[13] Now Sir Stratford Canning.

[14] M. de Maubourg, chargé d’affaires at Constantinople.

[15] Cherries sold at a farthing per pound, and walnuts in the season, I was told, at ninepence per bushel.

[16] Now Hydrographer to the Admiralty.

[17] Things are much changed since that time.

[18] For her turban and girdle she bought two handsome cashmere shawls, each at £50. Her pantaloons, most richly embroidered in gold, cost £40; her waistcoat and her pelisse £50; her sabre £20; her saddle £35. Other articles necessary for the completion of the costume amounted to £100 more. Mr. B.’s dress was equally expensive; his sword more so, as he purchased it at 1000 piasters, at the exchange of 21, making about £50.

[19] A Mameluke saddle and bridle alone, without the rider, pistol, gun, or sword, weigh 17 rotolos, 3 oz., equal to 43½ lbs. English. A Turkish saddle and bridle, with the rider’s carbine, pistols, sabre, cartouch-box, brogues, and cloak, weigh about 53 lbs. English. A common Turkish saddle weighs 34 lbs. English.

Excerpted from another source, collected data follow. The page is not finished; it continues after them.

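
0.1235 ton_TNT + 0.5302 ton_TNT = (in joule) 2.735e+09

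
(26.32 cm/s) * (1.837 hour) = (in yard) 1904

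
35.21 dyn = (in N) 0.0003521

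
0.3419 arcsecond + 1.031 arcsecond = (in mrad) 0.006656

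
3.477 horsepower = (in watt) 2593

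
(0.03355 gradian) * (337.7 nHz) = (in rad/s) 1.78e-10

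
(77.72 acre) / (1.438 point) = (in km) 6.2e+05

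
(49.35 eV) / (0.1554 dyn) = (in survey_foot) 1.669e-11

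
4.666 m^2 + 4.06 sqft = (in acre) 0.001246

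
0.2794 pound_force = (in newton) 1.243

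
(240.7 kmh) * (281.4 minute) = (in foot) 3.704e+06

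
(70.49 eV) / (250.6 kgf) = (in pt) 1.303e-17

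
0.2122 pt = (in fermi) 7.486e+10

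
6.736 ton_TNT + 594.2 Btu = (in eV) 1.759e+29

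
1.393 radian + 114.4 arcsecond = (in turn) 0.2218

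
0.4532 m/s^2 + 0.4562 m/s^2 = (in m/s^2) 0.9094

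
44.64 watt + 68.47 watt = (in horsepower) 0.1517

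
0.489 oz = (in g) 13.86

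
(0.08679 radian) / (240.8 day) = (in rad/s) 4.172e-09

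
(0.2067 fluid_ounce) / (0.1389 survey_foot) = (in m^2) 0.0001444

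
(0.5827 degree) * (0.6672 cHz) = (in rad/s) 6.785e-05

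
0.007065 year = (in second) 2.228e+05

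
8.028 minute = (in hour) 0.1338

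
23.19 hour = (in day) 0.9663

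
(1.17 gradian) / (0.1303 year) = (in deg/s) 2.563e-07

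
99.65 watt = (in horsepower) 0.1336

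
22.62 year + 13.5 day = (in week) 1181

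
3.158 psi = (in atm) 0.2149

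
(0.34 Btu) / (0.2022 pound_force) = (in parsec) 1.293e-14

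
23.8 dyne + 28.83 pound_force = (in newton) 128.2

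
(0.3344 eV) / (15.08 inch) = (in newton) 1.399e-19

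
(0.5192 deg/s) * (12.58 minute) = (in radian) 6.84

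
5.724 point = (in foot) 0.006625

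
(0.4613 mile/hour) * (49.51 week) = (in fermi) 6.175e+21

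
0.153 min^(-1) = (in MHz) 2.55e-09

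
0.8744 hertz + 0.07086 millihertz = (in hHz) 0.008745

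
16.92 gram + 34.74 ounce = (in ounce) 35.34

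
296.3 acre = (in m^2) 1.199e+06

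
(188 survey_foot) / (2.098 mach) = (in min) 0.001337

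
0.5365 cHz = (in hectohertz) 5.365e-05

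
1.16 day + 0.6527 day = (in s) 1.566e+05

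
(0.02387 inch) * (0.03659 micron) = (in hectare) 2.218e-15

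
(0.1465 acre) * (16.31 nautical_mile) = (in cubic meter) 1.791e+07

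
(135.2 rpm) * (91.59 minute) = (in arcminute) 2.675e+08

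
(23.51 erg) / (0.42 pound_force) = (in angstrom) 1.258e+04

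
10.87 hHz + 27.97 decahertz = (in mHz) 1.367e+06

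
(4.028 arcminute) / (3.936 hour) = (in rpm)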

[20] That the learned reader, however, may not be deprived of a description of this kind of dancing, which was so much talked about during the trial of Caroline, the queen of George IV., we will insert that which is given by Emanuel Martin to his friend J. A. Not recollecting whence this extract was made, I am unable to say precisely who Martin and his friend were, but will vouch for the correctness of the delineation, which is quite graphic. “Nôsti saltationem illam Gaditanam, obscenitate suâ per omne œvum famosam: atqui ipsammet hodii per omnia hujus urbis compita, per omnia cubicula, cum incredibili astantium plausu, saltari videas. Nec inter Æthiopos tantem et obscuros homines, sed inter honestissimas fæminas ac nobili loco natas. Saltationis modus hoc ritu peragitur. Saltant vir et fæmina, vel bini vel plures. Corpora ad musicos modos per omnia libidinorum irritimenta versantur. Membrorum mollissimi flexus, clunium motationes, micationes fæmorum, salacium insultuum imagines, omnia denique turgentis lasciviæ solertissimo studio expressa simulacra. Videas cevere virum et cum quodam gannitu crissare feminam eo lepore et venustate ut ineptæ profecto ac rusticæ tibi viderentur tremulæ nates Photidos Appuleianæ. Interim omnia constrepunt cachinnis: quin spectatores ipsi, satyricæ Atellanæque ορχκεσεως furore correpti, in ipso simulatæ libidinis campo leni quodam gestu nutuque vellicantur et fluctuant.”

[21] I was likewise shown a more complicated machine, invented by one of the workmen at the English Consul’s dairy. A perpendicular axis, passing through the floor of the ceiling, and set in motion by a wheel in an upper room or underneath, had a certain number of stout cogs projecting from it horizontally, but wedge-shaped, so that the edge which takes the end of the hammer handle is sharp at first, and grows broader; consequently, as it passes round, will press down the short end of the hammer: and, as the idea was ingenious for such poor machinists as the Egyptians, I made a sketch of it. Thus one yoke of oxen might set to work eight or ten pestles, and much room be saved.

[22] These rushes were shown to Sir Joseph Banks, who pronounced them to be not the papyrus.